Like I said: why add what already exists?

Edit: one other note: your benchmarks are also bad because you don’t actually use the constructed string, so the compiler is free to just not run any of that code in the first place. That’s why each of the closures makes sure to return the constructed string, so it can’t be optimised away.

Also, this is not to say these benchmarks are good, or even all that meaningful, just that they’re less bad. :slight_smile:

Edit 2: And just for good measure, x86_64-pc-windows-msvc results:

test bench_collect  ... bench:         273 ns/iter (+/- 14)
test bench_concat   ... bench:          71 ns/iter (+/- 9)
test bench_extend   ... bench:         272 ns/iter (+/- 9)
test bench_push_str ... bench:         159 ns/iter (+/- 24)

Well, yes, I realize my test is kind of unfair since I put the string declaration out of the loop, thus I change it by put it in. But I still get a faster result for push_str(), which is much closer, ~ 1.5 time. I don’t know what’s going on there. Is there any other difference?

And for “why add what already exists?”, actually, what I need is to process big files line by line, and collect some parts from every four lines to a string, which a, b, c (and d) stand for.

As shown, you can do this in one line with my_string.extend([a, b, c, d].into_iter().cloned()).

Like I said before, are you compiling with or without optimizations? If the answer is “without” or you’re not sure, that’s a bigger problem than what’s written in the code.

yes, I complied it with “-O”

Behold the implementation of Extend<&str> for String:

impl<'a> Extend<&'a str> for String {
    fn extend<I: IntoIterator<Item = &'a str>>(&mut self, iter: I) {
        for s in iter {
            self.push_str(s)
        }
    }
}

That is almost exactly what your proposed push_strs would be! If there’s a performance difference, it’s down to the foibles of the optimiser, which you can’t really depend on behaving in exactly the same way in an actual program (as opposed to a microbenchmark).

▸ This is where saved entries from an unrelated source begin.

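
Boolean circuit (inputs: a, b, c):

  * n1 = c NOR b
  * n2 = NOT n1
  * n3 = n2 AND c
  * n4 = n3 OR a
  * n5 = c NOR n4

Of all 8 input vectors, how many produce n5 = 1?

n5 = c NOR n4 must be 1, so both c = 0 and n4 = 0.
Satisfying assignments:
  a=0, b=0, c=0
  a=0, b=1, c=0

2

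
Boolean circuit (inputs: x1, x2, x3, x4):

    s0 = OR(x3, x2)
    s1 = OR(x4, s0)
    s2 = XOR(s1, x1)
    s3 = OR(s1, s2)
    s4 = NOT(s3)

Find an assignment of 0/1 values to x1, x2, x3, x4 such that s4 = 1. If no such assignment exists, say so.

x1=0, x2=0, x3=0, x4=0

s4 = NOT(s3) must be 1, so s3 = 0.
Check with x1=0, x2=0, x3=0, x4=0:
s0 = OR(x3, x2) = OR(0, 0) = 0
s1 = OR(x4, s0) = OR(0, 0) = 0
s2 = XOR(s1, x1) = XOR(0, 0) = 0
s3 = OR(s1, s2) = OR(0, 0) = 0
s4 = NOT(s3) = NOT 0 = 1
So s4 = 1 as required.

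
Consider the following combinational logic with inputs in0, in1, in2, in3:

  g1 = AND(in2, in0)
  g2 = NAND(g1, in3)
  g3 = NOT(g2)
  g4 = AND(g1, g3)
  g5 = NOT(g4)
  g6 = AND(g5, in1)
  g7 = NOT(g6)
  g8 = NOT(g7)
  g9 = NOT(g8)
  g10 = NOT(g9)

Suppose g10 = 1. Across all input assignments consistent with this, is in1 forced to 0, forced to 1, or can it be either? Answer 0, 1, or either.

g10 = NOT(g9) must be 1, so g9 = 0.
g9 = NOT(g8) must be 0, so g8 = 1.
Every assignment with g10 = 1 has in1 = 1; there are 7 such assignment(s).

1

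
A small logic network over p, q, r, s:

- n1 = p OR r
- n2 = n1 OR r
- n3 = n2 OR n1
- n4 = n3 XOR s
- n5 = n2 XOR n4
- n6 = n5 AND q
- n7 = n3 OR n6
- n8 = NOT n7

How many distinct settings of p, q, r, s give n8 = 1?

3

n8 = NOT n7 must be 1, so n7 = 0.
Satisfying assignments:
  p=0, q=0, r=0, s=0
  p=0, q=0, r=0, s=1
  p=0, q=1, r=0, s=0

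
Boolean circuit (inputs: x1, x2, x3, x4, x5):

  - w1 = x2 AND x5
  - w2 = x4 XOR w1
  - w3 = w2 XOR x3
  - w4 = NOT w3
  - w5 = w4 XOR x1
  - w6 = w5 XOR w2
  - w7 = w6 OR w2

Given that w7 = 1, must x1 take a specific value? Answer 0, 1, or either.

either

Both values of x1 occur among assignments with w7 = 1:
  x1=0: x1=0, x2=0, x3=0, x4=0, x5=0
  x1=1: x1=1, x2=0, x3=0, x4=1, x5=0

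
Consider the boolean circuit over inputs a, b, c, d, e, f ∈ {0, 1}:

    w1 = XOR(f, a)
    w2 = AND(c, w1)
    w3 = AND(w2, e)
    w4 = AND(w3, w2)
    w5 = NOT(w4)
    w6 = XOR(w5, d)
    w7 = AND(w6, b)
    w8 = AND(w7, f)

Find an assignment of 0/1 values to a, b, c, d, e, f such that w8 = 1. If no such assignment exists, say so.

a=0, b=1, c=1, d=0, e=0, f=1

w8 = AND(w7, f) must be 1, so both w7 = 1 and f = 1.
w7 = AND(w6, b) must be 1, so both w6 = 1 and b = 1.
w6 = XOR(w5, d) must be 1, so w5 and d differ.
Check with a=0, b=1, c=1, d=0, e=0, f=1:
w1 = XOR(f, a) = XOR(1, 0) = 1
w2 = AND(c, w1) = AND(1, 1) = 1
w3 = AND(w2, e) = AND(1, 0) = 0
w4 = AND(w3, w2) = AND(0, 1) = 0
w5 = NOT(w4) = NOT 0 = 1
w6 = XOR(w5, d) = XOR(1, 0) = 1
w7 = AND(w6, b) = AND(1, 1) = 1
w8 = AND(w7, f) = AND(1, 1) = 1
So w8 = 1 as required.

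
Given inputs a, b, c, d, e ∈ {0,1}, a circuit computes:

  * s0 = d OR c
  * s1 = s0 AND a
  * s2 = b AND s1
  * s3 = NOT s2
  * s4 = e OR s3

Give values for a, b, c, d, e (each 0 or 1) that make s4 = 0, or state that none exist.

a=1, b=1, c=1, d=1, e=0

s4 = e OR s3 must be 0, so both e = 0 and s3 = 0.
Check with a=1, b=1, c=1, d=1, e=0:
s0 = d OR c = 1 OR 1 = 1
s1 = s0 AND a = 1 AND 1 = 1
s2 = b AND s1 = 1 AND 1 = 1
s3 = NOT s2 = NOT 1 = 0
s4 = e OR s3 = 0 OR 0 = 0
So s4 = 0 as required.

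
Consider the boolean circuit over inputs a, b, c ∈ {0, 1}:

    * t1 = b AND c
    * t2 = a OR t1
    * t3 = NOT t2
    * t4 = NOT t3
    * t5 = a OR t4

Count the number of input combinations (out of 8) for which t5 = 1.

t5 = a OR t4 must be 1, so at least one of a, t4 is 1.
Enumerating the 8 input combinations, 5 give t5 = 1 and 3 give t5 = 0.

5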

Also, if you’re going to continue looking at perf numbers, make sure you’re using a recent nightly, and using the built-in benchmarking which re-runs the benchmark as many times as necessary until the variance has stabilised. Three samples is not really enough to draw any meaningful conclusions (not that microbenchmarks are particularly meaningful in the first place).

Oh, yes, the Extend(&str) is exactly what I want, the same purpose and the same way, thank you DanielKeep. Now, I’m just courious about the difference of performance.

This topic was automatically closed 90 days after the last reply. New replies are no longer allowed.